Autobahn bleibt wegen Brand im Grunewald gesperrt

Die Situation im Berliner Grunewald bleibt angespannt. Auch Tage nach dem Brand auf dem Sprengplatz kommt es noch zu Detonationen. Feuerwehr und Behörden wollen nichts riskieren.
Eine Fahrbahn der A115 ist abgesperrt. © Fabian Sommer/dpa

Auch fünf Tage nach dem Ausbruch eines Brandes auf einem Sprengplatz im Berliner Grunewald bleibt die Lage angespannt. Die Autobahn A115 (Avus) blieb auch am Dienstag zunächst gesperrt. Sie werde aller Voraussicht nach noch nicht geöffnet werden können, sagte Berlins Regierende Bürgermeisterin Franziska Giffey (SPD) am Montagabend in der RBB-«Abendschau», nachdem sie erneut am Einsatzort gewesen war. Im Zentrum des Einsatzes stehe, den Brandherd weiter einzugrenzen und «Leib und Leben zu schützen», erklärte Giffey.

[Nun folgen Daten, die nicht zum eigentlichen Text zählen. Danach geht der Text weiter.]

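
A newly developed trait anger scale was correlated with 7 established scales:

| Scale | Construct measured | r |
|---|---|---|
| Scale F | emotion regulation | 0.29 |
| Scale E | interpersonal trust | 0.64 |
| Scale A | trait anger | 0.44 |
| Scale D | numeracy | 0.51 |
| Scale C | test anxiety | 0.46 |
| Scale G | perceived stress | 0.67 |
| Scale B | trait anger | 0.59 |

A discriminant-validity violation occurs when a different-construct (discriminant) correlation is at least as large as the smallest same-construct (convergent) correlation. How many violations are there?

4

Convergent (same construct = trait anger): Scale A, Scale B.
Smallest convergent = 0.44. Discriminant values: 0.29, 0.64, 0.51, 0.46, 0.67; count ≥ 0.44 → 4.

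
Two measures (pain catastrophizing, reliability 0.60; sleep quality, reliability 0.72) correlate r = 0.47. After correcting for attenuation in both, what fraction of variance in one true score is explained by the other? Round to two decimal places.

0.51

Disattenuated r = 0.47 / √(0.60 × 0.72) = 0.47 / 0.6573 = 0.7150.
Shared true-score variance = 0.7150² = 0.5112 ≈ 0.51.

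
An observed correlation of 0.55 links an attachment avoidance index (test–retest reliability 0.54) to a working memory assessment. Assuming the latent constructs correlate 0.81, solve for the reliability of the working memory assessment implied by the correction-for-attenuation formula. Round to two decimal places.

0.85

r_true = r_obs / √(r_xx · r_yy) ⇒ 0.81 = 0.55 / √(0.54 · r_yy).
√(0.54 · r_yy) = 0.55 / 0.81 = 0.6790; 0.54 · r_yy = 0.4610; r_yy = 0.4610 / 0.54 ≈ 0.85.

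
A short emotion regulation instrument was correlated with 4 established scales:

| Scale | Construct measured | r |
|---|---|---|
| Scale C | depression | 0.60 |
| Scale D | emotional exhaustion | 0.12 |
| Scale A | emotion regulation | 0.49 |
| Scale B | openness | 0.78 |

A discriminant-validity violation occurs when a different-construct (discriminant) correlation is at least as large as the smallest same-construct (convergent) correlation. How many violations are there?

2

Convergent (same construct = emotion regulation): Scale A.
Smallest convergent = 0.49. Discriminant values: 0.60, 0.12, 0.78; count ≥ 0.49 → 2.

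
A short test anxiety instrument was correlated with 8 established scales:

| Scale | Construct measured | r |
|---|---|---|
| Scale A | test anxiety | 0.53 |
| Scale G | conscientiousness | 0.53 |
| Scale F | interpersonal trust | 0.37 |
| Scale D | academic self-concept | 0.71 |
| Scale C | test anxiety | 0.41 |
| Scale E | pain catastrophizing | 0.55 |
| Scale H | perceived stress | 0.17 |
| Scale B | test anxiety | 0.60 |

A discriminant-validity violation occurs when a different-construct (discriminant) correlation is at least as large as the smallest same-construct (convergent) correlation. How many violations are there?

3

Convergent (same construct = test anxiety): Scale A, Scale C, Scale B.
Smallest convergent = 0.41. Discriminant values: 0.53, 0.37, 0.71, 0.55, 0.17; count ≥ 0.41 → 3.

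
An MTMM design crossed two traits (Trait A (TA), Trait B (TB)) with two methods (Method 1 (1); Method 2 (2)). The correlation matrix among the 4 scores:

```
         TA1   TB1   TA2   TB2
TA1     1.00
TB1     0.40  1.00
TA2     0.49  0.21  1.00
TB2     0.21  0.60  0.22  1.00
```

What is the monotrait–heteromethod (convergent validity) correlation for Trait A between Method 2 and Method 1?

0.49

Same trait (TA), different methods: r(TA2, TA1) = 0.49.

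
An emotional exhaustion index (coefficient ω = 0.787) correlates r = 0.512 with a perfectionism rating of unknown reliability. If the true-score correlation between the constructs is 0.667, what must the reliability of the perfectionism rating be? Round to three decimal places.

r_true = r_obs / √(r_xx · r_yy) ⇒ 0.667 = 0.512 / √(0.787 · r_yy).
√(0.787 · r_yy) = 0.512 / 0.667 = 0.7676; 0.787 · r_yy = 0.5892; r_yy = 0.5892 / 0.787 ≈ 0.749.

0.749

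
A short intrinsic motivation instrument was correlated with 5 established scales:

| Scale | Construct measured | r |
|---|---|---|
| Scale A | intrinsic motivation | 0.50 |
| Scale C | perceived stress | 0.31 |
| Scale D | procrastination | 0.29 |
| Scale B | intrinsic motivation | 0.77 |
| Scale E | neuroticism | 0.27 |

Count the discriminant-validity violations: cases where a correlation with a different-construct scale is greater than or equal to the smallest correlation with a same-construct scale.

Convergent (same construct = intrinsic motivation): Scale A, Scale B.
Smallest convergent = 0.50. Discriminant values: 0.31, 0.29, 0.27; count ≥ 0.50 → 0.

0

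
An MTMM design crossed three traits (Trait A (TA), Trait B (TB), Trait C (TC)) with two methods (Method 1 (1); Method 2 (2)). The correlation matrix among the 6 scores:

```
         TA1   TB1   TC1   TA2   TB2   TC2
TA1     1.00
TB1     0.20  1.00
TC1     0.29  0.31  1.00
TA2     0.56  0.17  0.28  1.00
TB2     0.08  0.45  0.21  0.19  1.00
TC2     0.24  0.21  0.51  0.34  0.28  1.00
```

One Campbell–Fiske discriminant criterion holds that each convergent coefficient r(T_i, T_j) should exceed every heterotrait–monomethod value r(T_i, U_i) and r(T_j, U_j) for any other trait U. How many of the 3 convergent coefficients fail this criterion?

Checking each validity diagonal entry against its comparison values:
TA (methods 1·2): 0.56 vs {0.20, 0.19, 0.29, 0.34} → pass.
TB (methods 1·2): 0.45 vs {0.20, 0.19, 0.31, 0.28} → pass.
TC (methods 1·2): 0.51 vs {0.29, 0.34, 0.31, 0.28} → pass.
0 of 3 fail.

0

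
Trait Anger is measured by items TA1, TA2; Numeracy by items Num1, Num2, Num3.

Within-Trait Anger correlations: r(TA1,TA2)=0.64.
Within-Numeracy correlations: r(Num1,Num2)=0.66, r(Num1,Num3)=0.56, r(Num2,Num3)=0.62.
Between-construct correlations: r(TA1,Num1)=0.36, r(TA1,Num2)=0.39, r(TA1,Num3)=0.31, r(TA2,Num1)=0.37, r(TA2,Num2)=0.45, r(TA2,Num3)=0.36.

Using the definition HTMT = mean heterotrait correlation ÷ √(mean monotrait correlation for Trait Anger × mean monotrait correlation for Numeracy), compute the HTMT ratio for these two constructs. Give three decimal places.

0.596

Mean heterotrait r = 2.24/6 = 0.3733.
Mean within-TA = 0.64/1 = 0.6400; mean within-Num = 1.84/3 = 0.6133.
Geometric mean = √(0.6400 × 0.6133) = 0.6265.
HTMT = 0.3733 / 0.6265 = 0.596.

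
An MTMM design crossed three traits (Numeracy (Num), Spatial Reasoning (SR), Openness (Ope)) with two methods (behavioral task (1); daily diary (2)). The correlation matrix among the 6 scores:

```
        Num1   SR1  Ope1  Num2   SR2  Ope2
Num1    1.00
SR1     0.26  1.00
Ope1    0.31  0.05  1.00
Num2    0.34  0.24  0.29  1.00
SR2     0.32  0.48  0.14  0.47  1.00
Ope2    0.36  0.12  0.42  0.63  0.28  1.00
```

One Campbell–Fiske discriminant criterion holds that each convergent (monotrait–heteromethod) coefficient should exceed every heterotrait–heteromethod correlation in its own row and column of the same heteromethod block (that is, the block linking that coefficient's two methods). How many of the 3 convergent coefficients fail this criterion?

1

Convergent coefficients and their comparison sets:
Num (methods 1·2): 0.34 vs {0.32, 0.24, 0.36, 0.29} → fail.
SR (methods 1·2): 0.48 vs {0.24, 0.32, 0.12, 0.14} → pass.
Ope (methods 1·2): 0.42 vs {0.29, 0.36, 0.14, 0.12} → pass.
1 of 3 fail.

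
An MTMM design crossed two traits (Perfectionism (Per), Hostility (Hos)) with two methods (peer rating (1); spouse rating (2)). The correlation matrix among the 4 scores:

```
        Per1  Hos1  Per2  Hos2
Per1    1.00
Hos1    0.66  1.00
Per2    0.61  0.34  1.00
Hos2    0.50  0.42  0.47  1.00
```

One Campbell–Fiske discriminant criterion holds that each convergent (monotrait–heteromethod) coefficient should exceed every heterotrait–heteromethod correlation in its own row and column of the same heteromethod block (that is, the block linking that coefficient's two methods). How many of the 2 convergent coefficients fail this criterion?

Convergent coefficients and their comparison sets:
Per (methods 1·2): 0.61 vs {0.50, 0.34} → pass.
Hos (methods 1·2): 0.42 vs {0.34, 0.50} → fail.
1 of 2 fail.

1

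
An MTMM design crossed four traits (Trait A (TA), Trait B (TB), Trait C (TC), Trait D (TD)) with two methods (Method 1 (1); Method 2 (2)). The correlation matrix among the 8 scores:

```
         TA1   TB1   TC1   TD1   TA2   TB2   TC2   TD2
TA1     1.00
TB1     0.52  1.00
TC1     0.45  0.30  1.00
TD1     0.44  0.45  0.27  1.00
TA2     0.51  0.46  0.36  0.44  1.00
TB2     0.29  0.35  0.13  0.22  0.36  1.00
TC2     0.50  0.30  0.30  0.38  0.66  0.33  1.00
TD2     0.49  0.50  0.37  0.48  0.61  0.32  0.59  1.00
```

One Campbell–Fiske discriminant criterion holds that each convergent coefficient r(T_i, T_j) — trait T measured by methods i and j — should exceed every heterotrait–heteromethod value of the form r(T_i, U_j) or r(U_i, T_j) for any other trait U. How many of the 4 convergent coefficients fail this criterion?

3

Each convergent coefficient versus the relevant comparison correlations:
TA (methods 1·2): 0.51 vs {0.29, 0.46, 0.50, 0.36, 0.49, 0.44} → pass.
TB (methods 1·2): 0.35 vs {0.46, 0.29, 0.30, 0.13, 0.50, 0.22} → fail.
TC (methods 1·2): 0.30 vs {0.36, 0.50, 0.13, 0.30, 0.37, 0.38} → fail.
TD (methods 1·2): 0.48 vs {0.44, 0.49, 0.22, 0.50, 0.38, 0.37} → fail.
3 of 4 fail.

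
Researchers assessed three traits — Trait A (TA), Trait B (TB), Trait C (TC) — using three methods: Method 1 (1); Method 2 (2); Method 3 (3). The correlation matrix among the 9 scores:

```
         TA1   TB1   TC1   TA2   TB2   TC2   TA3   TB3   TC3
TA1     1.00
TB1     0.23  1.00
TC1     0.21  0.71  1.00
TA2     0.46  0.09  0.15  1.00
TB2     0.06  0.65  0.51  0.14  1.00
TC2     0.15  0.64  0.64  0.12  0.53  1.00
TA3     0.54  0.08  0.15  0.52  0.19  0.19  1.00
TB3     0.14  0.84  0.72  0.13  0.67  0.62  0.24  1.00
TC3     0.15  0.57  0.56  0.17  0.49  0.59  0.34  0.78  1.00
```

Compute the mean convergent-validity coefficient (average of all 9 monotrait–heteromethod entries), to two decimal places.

0.61

Convergent values: 0.46, 0.54, 0.52, 0.65, 0.84, 0.67, 0.64, 0.56, 0.59; mean = 5.47/9 = 0.61.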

Die Freigabe der Autobahn ist erst möglich, wenn der Radius des Sperrkreises von derzeit noch 550 Metern weiter verringert wird. Anfangs hatte er 1000 Meter betragen. Die Situation werde mehrmals täglich in Lagebewertungen überprüft, sagte ein Sprecher der Feuerwehr. Man müsse die weitere Entwicklung abwarten und schauen, ob eine Freigabe doch noch im Laufe des Dienstags möglich sei.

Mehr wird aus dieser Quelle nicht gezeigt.